Dynamic Planner CEO Ben Goss shone in a high-quality debate chaired by BBC journalist and news presenter Fiona Bruce at the Bankhall Annual Conference 2017.

Ben was one of four speakers on the Technology Panel Debate alongside Paul Armson, CEO of Inspiring Advisers, Intelliflo Executive Chairman Nick Eatock and Peter Billington, Head of IT at Bankhall. The title of the conference – held at Heythrop Park, Chipping Norton in Oxfordshire – was ‘The Past, Present and Future of Financial Services’.

Fiona impressed delegates with her industry knowledge and questioned Ben and asked each panellist to articulate their thoughts on key sector issues and challenges – including how technology in 2017 can help improve firms’ investment process; the potential risks with introducing technology to financial services; and their number one piece of advice for running a successful financial service firm today.

If you were unable to make the event on 23 November, below is a transcript of Fiona’s questions and of Ben’s answers.

Is it still possible for advisers to deliver a service which is solely face to face or have we now reached the end of that road? How has this traditional approach been affected by the challenges of ongoing client servicing?

Running a manual, face to face business today in a digital world is increasingly unprofitable and risky. The regulator since 2011 has published guidance on how to deliver elements of financial planning using FinTech and I have heard them say they do not believe it is possible to run a sustainable business without it. If you look at FAMR and the guidance on suitability, it is all designed to be delivered with tech.

MiFID II requires suitability reviews to be completed annually from 3 January 2018. Unless you are running an extremely high net worth business, it will be virtually impossible to service your clients without using technology in your investment process.

The final challenge is reaching the next generation and lower balance clients. Again, it is not possible to profitably achieve this sustainably. More digital interaction, whether that is through digital servicing or automated advice for simpler needs such as ISAs, is now happening – and through firms such as Dynamic Planner and IO is now possible through your current technology partners.

We all agree that using technology can add to business efficiencies and improved customer outcomes. What tips can you provide in using technology, from the first client meeting through the full client advice lifetime?

I have seen many of our clients adopt the use of technology as part of their process. Far from getting in the way of the process, like the old point of sale machines, the use of an iPad app for example, to explore risk and return is seen by many, many clients as professional and actually expected. It makes your firm look good.

The key though is that your investment process has to be joined up. That means no re-keying data from advisers’ meetings with clients. Systems need to talk to each other.

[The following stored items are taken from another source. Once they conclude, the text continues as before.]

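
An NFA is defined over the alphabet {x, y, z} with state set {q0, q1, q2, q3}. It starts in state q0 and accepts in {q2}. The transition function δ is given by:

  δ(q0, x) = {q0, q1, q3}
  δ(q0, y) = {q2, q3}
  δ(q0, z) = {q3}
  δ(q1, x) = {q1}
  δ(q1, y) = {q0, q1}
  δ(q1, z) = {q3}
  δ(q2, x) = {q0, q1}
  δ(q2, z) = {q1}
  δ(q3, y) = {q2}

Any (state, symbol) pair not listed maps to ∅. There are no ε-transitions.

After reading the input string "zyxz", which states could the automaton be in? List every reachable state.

{q3}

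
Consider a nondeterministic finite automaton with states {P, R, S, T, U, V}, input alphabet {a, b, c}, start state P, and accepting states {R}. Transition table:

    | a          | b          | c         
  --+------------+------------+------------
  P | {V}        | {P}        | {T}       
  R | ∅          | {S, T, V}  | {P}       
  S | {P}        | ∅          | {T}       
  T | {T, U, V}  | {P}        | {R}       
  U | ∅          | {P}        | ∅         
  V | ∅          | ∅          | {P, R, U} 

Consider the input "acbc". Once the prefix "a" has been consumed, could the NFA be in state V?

Start in {P}.
Read 'a': {P} → {V}.
State V is in {V}.

Yes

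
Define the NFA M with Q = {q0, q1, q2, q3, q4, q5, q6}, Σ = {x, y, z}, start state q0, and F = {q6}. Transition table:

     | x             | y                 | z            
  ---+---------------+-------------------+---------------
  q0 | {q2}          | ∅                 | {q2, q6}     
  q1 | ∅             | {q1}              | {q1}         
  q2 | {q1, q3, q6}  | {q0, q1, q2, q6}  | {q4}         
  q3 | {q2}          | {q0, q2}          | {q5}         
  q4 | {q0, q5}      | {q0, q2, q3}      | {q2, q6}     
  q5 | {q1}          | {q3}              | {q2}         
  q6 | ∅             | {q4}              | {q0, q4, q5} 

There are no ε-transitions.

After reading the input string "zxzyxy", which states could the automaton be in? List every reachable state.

Start in {q0}.
Read 'z': q0→{q2, q6}; now {q2, q6}.
Read 'x': q2→{q1, q3, q6}, q6→∅; now {q1, q3, q6}.
Read 'z': q1→{q1}, q3→{q5}, q6→{q0, q4, q5}; now {q0, q1, q4, q5}.
Read 'y': q0→∅, q1→{q1}, q4→{q0, q2, q3}, q5→{q3}; now {q0, q1, q2, q3}.
Read 'x': q0→{q2}, q1→∅, q2→{q1, q3, q6}, q3→{q2}; now {q1, q2, q3, q6}.
Read 'y': q1→{q1}, q2→{q0, q1, q2, q6}, q3→{q0, q2}, q6→{q4}; now {q0, q1, q2, q4, q6}.

{q0, q1, q2, q4, q6}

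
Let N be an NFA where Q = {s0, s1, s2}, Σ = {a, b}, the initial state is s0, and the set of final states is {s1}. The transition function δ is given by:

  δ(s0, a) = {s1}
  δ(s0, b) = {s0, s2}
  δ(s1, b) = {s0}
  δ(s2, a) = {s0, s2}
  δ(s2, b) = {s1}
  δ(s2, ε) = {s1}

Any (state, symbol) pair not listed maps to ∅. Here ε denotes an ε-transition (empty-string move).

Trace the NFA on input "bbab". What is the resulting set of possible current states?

Start in {s0}.
Read 'b': {s0} → {s0, s1, s2}.
Read 'b': {s0, s1, s2} → {s0, s1, s2}.
Read 'a': {s0, s1, s2} → {s0, s1, s2}.
Read 'b': {s0, s1, s2} → {s0, s1, s2}.

{s0, s1, s2}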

It also means that your asset and risk model needs to be joined up. The way that you describe risk to your client needs to be the same as the way in which the investment risk is assessed and that needs to be consistent with the way in which the investment risk is reviewed as part of the servicing plan. Risk comparisons need to be on an apples for apples basis. You cannot have lots of different systems each with a different definition of risk. That introduces the possibility of very serious systemic risks for your business.

Because it cannot all be good news, what risks does technology bring to the advice industry, distributors, and the customer?

I will come back to the risk I mentioned earlier. The risk of introducing a systemic error into your business is clearly heightened when you use tech in your investment process. If the way that you assess risk with the client is different to the way in which you assess the risk of the investment, then you run the risk of mistaking apples for oranges, so to speak.

I think the key to managing this risk is to do your due diligence on the processes being used to assess risk and to make sure that they join up. Look at the history of the asset and risk model you are using: how did it perform during the 2008 crash for example? Ultimately, your firm is responsible for the advice, so this due diligence is key. Any good provider will be able to answer these questions for you and furnish you with the right information.

To run a robust, compliant, profitable and as far as possible future-proof advisory firm, what one tip would you give business owners in the audience today?

Firms often do not know where to start when it comes to FinTech in the advice process – it can be a bit of a Rubik’s Cube. My tip would be to sit down with a sheet of paper and pen and simply sketch out your current investment process – from risk profiling the client, deciding asset allocation, building, and managing portfolios, and then stand back and make sure you are confident that there is a consistency of risk assessment through the process and that ideally data is not being rekeyed. If you are happy, you are in good shape for the future; if not, sketch out what ideal looks like. If you are not sure, talk to your Bankhall RMs. They should be able to help you through the work that we do with them.